4.1.3.4.3. TEMPS PRIVE, TEMPS PUBLIC

Si la professionnalité attestée par une qualification professionnelle reconnue s'est constituée comme référence de la performance, et donc de la réussite professionnelle dans le secteur privé, les critères de la réussite ne se sont pas construits de la même façon dans le secteur public. ‘<<C'est vrai que ce qui compte un peu dans l'administration bon c'est le fait déjà d'avoir un peu de l'ambition, de prendre aussi du grade, d'avoir de l'ancienneté et de pouvoir passer au grade supérieur, bon moi ce qui me plairait c'est de monter un peu dans la hiérarchie fonctionnaire et puis deuxièmement ce qui compte c'est la paye (rires) et puis troisièmement d'avoir, d'être dans la bonne activité quoi je veux dire, quoi c'est vrai l'administratif quand je vois mes collègues c'est pas qu'ils me gonflent un peu, mais je trouve qu'ils sont pas, je vois par exemple, si j'avais un poste à choisir en mairie, à part le mien, c'est vrai que on se pose des questions (rires)>>’ ; le processus de reconnaissance professionnelle qui prévaut dans la fonction publique est lié à un système spécifique de gratifications qui s'appuie sur un rapport au temps différent de celui qui prédomine dans le secteur privé. Il ne s'agit pas de valoriser des compétences professionnelles en termes de performance, mais en termes de temps dévolu au service public.
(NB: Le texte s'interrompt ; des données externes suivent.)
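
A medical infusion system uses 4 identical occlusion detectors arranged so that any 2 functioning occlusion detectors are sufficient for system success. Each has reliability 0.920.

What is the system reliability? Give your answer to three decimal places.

R = Σ_{i=2}^{4} C(4,i) p^i (1−p)^{4−i} with p = 0.920
C(4,2)·0.920^2·0.080^2 = 0.03250
C(4,3)·0.920^3·0.080^1 = 0.24918
C(4,4)·0.920^4·0.080^0 = 0.71639
Sum = 0.998

0.998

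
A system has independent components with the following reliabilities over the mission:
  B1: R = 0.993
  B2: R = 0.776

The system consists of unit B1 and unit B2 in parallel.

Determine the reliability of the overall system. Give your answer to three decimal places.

Parallel (B1 and B2): 1 − (1 − 0.99300)(1 − 0.77600) = 0.998

0.998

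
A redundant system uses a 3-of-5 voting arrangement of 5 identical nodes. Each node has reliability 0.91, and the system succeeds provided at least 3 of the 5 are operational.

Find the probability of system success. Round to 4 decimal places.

0.9937

R = Σ_{i=3}^{5} C(5,i) p^i (1−p)^{5−i} with p = 0.91
C(5,3)·0.91^3·0.09^2 = 0.061039
C(5,4)·0.91^4·0.09^1 = 0.308587
C(5,5)·0.91^5·0.09^0 = 0.624032
Sum = 0.9937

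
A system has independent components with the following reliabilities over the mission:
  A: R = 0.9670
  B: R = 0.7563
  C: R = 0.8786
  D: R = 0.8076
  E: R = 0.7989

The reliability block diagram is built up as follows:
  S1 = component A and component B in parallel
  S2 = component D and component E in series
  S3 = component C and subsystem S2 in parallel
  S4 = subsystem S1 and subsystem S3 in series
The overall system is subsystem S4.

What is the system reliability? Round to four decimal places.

Parallel (A and B): 1 − (1 − 0.967000)(1 − 0.756300) = 0.991958
Series (D and E): 0.807600 × 0.798900 = 0.645192
Parallel (C and [0.645192]): 1 − (1 − 0.878600)(1 − 0.645192) = 0.956926
Series ([0.991958] and [0.956926]): 0.991958 × 0.956926 = 0.9492

0.9492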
Nadine va donc substituer les critères de <<l'ancienneté>> comme critères légitimes de reconnaissance professionnelle dans la fonction publique, aux critères de la <<performance>> qui ne constituent pas des critères d'appréciation pertinents dans le fonctionnement du secteur public.

C'est ce qui permet de comprendre qu'elle place en première position le critère du <<grade>>, comme critère de reconnaissance professionnelle supérieur à celui de l'activité exercée, car l'enjeu de son insertion professionnelle passe par une reconnaissance professionnelle qui se décline en termes de <<grade>> dans l'administration, et non de "professionnalité" comme c'est le cas dans le secteur privé.
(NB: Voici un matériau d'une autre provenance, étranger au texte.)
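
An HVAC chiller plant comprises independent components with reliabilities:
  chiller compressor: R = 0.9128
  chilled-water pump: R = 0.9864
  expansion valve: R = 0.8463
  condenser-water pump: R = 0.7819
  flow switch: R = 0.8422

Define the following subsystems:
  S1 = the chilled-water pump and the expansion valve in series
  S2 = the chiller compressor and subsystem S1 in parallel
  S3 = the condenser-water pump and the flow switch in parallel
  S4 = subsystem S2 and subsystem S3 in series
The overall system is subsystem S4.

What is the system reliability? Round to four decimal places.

0.9517

Series (chilled-water pump and expansion valve): 0.986400 × 0.846300 = 0.834790
Parallel (chiller compressor and [0.834790]): 1 − (1 − 0.912800)(1 − 0.834790) = 0.985594
Parallel (condenser-water pump and flow switch): 1 − (1 − 0.781900)(1 − 0.842200) = 0.965584
Series ([0.985594] and [0.965584]): 0.985594 × 0.965584 = 0.9517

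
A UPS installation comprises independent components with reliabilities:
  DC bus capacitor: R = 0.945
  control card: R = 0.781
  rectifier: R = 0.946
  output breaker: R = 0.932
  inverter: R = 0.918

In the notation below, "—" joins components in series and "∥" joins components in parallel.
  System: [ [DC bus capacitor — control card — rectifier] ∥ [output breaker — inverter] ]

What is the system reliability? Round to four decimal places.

0.9564

Series (DC bus capacitor, control card, and rectifier): 0.945000 × 0.781000 × 0.946000 = 0.698191
Series (output breaker and inverter): 0.932000 × 0.918000 = 0.855576
Parallel ([0.698191] and [0.855576]): 1 − (1 − 0.698191)(1 − 0.855576) = 0.9564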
Son identité professionnelle ne se construira pas sur des catégories de "métiers", mais sur des catégories de "positions", catégories légitimes et signifiantes dans la hiérarchie administrative, qui lui permettront de mettre à distance une identité de "métier" problématique.

On voit très bien ici comment s'élabore progressivement un processus de socialisation à un univers professionnel, celui de la fonction publique, qui impose à Nadine de reconstruire les catégories légitimes de reconnaissance qui seront le ressort de la construction du processus d'identification. Il lui faut alors substituer les catégories du "grade", et de la "position", signifiantes dans le cadre de l'administration, aux catégories de la "professionnalité" et du "métier", signifiantes dans le secteur privé dans lequel elle a été socialisée par son milieu familial.

Nadine poursuit son récit en nous dévoilant un peu plus son système de valeurs : ‘<<C'est peut-être parce que je rêve trop, en fait le boulot c'est avant tout une contrainte, pour tout le monde, bon tous les matins faut aller au boulot, y a des jours on n'a pas envie d'y aller, c'est vrai que ça c'est mon côté un peu, moi comme je dis des fois je gagne au loto et puis voilà, je vais voir mes collègues je vais leur dire "vous m'avez bien vu regardez-moi bien, salut" (rires), je viendrais leur dire au revoir quand même mais ouais je sais pas ça dépend du gain (rires) si c'est pas grand chose je continuerais à travailler malgré tout mais si c'est une grosse somme je laisserais un chômeur prendre mon travail et j'irais mener la belle vie sous les tropiques (rires)>>’. Le travail se confirme être une contrainte temporelle - ‘<<tous les matins faut aller au boulot>’>, bien davantage qu'une contrainte de l'activité de travail. Son travail l'intéresse, car elle nous l'a expliqué, il lui a permis de dépasser une timidité stigmatisante. Pour autant, à l'instar de Sandrine B et d'Annie, elle lui substituerait volontiers une vie de rentière.